Families of children who don’t meet the criteria can be charged tuition on a sliding scale depending on the family size and income. Full tuition is $486 a month for the program, according to the state.
Bobby Acklin, who became the North Little Rock district’s interim superintendent in July following the School Board’s buy-out of former Superintendent Kelly Rodgers, has repeatedly declined to release the report on the program, citing legal advice by the district’s attorney, Jay Bequette of the Bequette and Billingsley firm in Little Rock.
Acklin said he regretted not being able to release the Munson report, which he indicated was an inch or more thick.
“It is clearly a personnel record,” Bequette, an attorney for the district, said in a interview during which he cited the 23(c)(1) section of the state’s Freedom of Information Act.

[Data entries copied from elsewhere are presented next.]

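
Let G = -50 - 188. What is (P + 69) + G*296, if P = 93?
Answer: -70286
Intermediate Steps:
G = -238
(P + 69) + G*296 = (93 + 69) - 238*296 = 162 - 70448 = -70286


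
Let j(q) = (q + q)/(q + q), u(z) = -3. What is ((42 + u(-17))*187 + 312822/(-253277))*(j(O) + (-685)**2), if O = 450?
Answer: 866583628003614/253277 ≈ 3.4215e+9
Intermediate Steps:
j(q) = 1 (j(q) = (2*q)/((2*q)) = (2*q)*(1/(2*q)) = 1)
((42 + u(-17))*187 + 312822/(-253277))*(j(O) + (-685)**2) = ((42 - 3)*187 + 312822/(-253277))*(1 + (-685)**2) = (39*187 + 312822*(-1/253277))*(1 + 469225) = (7293 - 312822/253277)*469226 = (1846836339/253277)*469226 = 866583628003614/253277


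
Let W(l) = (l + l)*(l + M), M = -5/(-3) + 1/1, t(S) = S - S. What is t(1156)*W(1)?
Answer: 0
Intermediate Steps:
t(S) = 0
M = 8/3 (M = -5*(-⅓) + 1*1 = 5/3 + 1 = 8/3 ≈ 2.6667)
W(l) = 2*l*(8/3 + l) (W(l) = (l + l)*(l + 8/3) = (2*l)*(8/3 + l) = 2*l*(8/3 + l))
t(1156)*W(1) = 0*((⅔)*1*(8 + 3*1)) = 0*((⅔)*1*(8 + 3)) = 0*((⅔)*1*11) = 0*(22/3) = 0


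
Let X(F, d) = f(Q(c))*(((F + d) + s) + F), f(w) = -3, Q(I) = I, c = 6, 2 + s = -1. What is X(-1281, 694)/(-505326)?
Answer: -1871/168442 ≈ -0.011108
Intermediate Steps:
s = -3 (s = -2 - 1 = -3)
X(F, d) = 9 - 6*F - 3*d (X(F, d) = -3*(((F + d) - 3) + F) = -3*((-3 + F + d) + F) = -3*(-3 + d + 2*F) = 9 - 6*F - 3*d)
X(-1281, 694)/(-505326) = (9 - 6*(-1281) - 3*694)/(-505326) = (9 + 7686 - 2082)*(-1/505326) = 5613*(-1/505326) = -1871/168442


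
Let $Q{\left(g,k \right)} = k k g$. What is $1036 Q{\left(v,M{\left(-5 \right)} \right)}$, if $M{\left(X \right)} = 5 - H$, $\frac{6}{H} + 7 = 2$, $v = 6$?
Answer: $\frac{5973576}{25} \approx 2.3894 \cdot 10^{5}$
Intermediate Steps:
$H = - \frac{6}{5}$ ($H = \frac{6}{-7 + 2} = \frac{6}{-5} = 6 \left(- \frac{1}{5}\right) = - \frac{6}{5} \approx -1.2$)
$M{\left(X \right)} = \frac{31}{5}$ ($M{\left(X \right)} = 5 - - \frac{6}{5} = 5 + \frac{6}{5} = \frac{31}{5}$)
$Q{\left(g,k \right)} = g k^{2}$ ($Q{\left(g,k \right)} = k^{2} g = g k^{2}$)
$1036 Q{\left(v,M{\left(-5 \right)} \right)} = 1036 \cdot 6 \left(\frac{31}{5}\right)^{2} = 1036 \cdot 6 \cdot \frac{961}{25} = 1036 \cdot \frac{5766}{25} = \frac{5973576}{25}$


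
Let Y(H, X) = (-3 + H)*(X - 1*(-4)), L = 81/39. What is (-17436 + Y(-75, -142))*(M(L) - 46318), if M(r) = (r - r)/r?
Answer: 309033696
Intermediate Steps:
L = 27/13 (L = 81*(1/39) = 27/13 ≈ 2.0769)
M(r) = 0 (M(r) = 0/r = 0)
Y(H, X) = (-3 + H)*(4 + X) (Y(H, X) = (-3 + H)*(X + 4) = (-3 + H)*(4 + X))
(-17436 + Y(-75, -142))*(M(L) - 46318) = (-17436 + (-12 - 3*(-142) + 4*(-75) - 75*(-142)))*(0 - 46318) = (-17436 + (-12 + 426 - 300 + 10650))*(-46318) = (-17436 + 10764)*(-46318) = -6672*(-46318) = 309033696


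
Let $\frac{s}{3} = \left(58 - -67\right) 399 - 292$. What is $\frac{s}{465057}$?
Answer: $\frac{49583}{155019} \approx 0.31985$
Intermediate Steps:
$s = 148749$ ($s = 3 \left(\left(58 - -67\right) 399 - 292\right) = 3 \left(\left(58 + 67\right) 399 - 292\right) = 3 \left(125 \cdot 399 - 292\right) = 3 \left(49875 - 292\right) = 3 \cdot 49583 = 148749$)
$\frac{s}{465057} = \frac{148749}{465057} = 148749 \cdot \frac{1}{465057} = \frac{49583}{155019}$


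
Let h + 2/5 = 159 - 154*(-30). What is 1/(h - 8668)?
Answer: -5/19447 ≈ -0.00025711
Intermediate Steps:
h = 23893/5 (h = -2/5 + (159 - 154*(-30)) = -2/5 + (159 + 4620) = -2/5 + 4779 = 23893/5 ≈ 4778.6)
1/(h - 8668) = 1/(23893/5 - 8668) = 1/(-19447/5) = -5/19447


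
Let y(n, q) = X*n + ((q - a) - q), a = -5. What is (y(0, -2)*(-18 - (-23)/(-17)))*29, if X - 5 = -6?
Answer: -47705/17 ≈ -2806.2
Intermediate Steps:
X = -1 (X = 5 - 6 = -1)
y(n, q) = 5 - n (y(n, q) = -n + ((q - 1*(-5)) - q) = -n + ((q + 5) - q) = -n + ((5 + q) - q) = -n + 5 = 5 - n)
(y(0, -2)*(-18 - (-23)/(-17)))*29 = ((5 - 1*0)*(-18 - (-23)/(-17)))*29 = ((5 + 0)*(-18 - (-23)*(-1)/17))*29 = (5*(-18 - 1*23/17))*29 = (5*(-18 - 23/17))*29 = (5*(-329/17))*29 = -1645/17*29 = -47705/17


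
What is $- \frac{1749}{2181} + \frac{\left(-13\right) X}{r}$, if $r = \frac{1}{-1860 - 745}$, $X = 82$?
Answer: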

That provision exempts from public inspection “all employee evaluation or job performance records, including preliminary notes and other materials,” until such time as there is a “final administrative resolution of any suspension or termination proceedings at which the records form a basis for the decision to suspend or terminate the employee.”
But the state law also says no request to inspect copies of public records shall be denied based on the grounds exempt material is co-mingled with non-exempt information.
“Any reasonably segregable portion of a record shall be provided after deletion of the exempt information,” the law says.
Bequette said redacting portions of the Munson report, which he said includes references to specific students as well as to personnel job performance, wasn’t practical.
“It would be almost completely redacted,” he said “The entire report is about the performance of personnel. You would have to redact the entire report.”
Bequette’s law firm has also been paid for work in regard to the district’s ABC prekindergarten. A bill from his firm to the district includes references to ABC but names in the bill have been redacted.
Acklin said he stopped the district’s practice of allowing employees to enroll their children at no cost — even if there are seats available for them.
He said there have been as many as 10 seats per year available in recent years.
“If there wasn’t anybody on the waiting list, then it was okay. It wasn’t breaking a rule to do that, and she’s done it,” Acklin said, referring to the district’s long-time pre-school coordinator.
“The main reason I stopped that this year,” Acklin said, “was because we haven’t given her any policies or guidelines to work with on that. She was kind of out there on her own, doing it. I didn’t want her out there by herself like that. She needs some rules and some guidelines to go by. We’re working on them now.”
“As per the review, the [division] has determined that you nor the North Little Rock School District has violated any ABC Rules or Regulations. We encourage ABC Programs to serve all children.” —Mary K. McKinney, then manager of the state’s ABC program.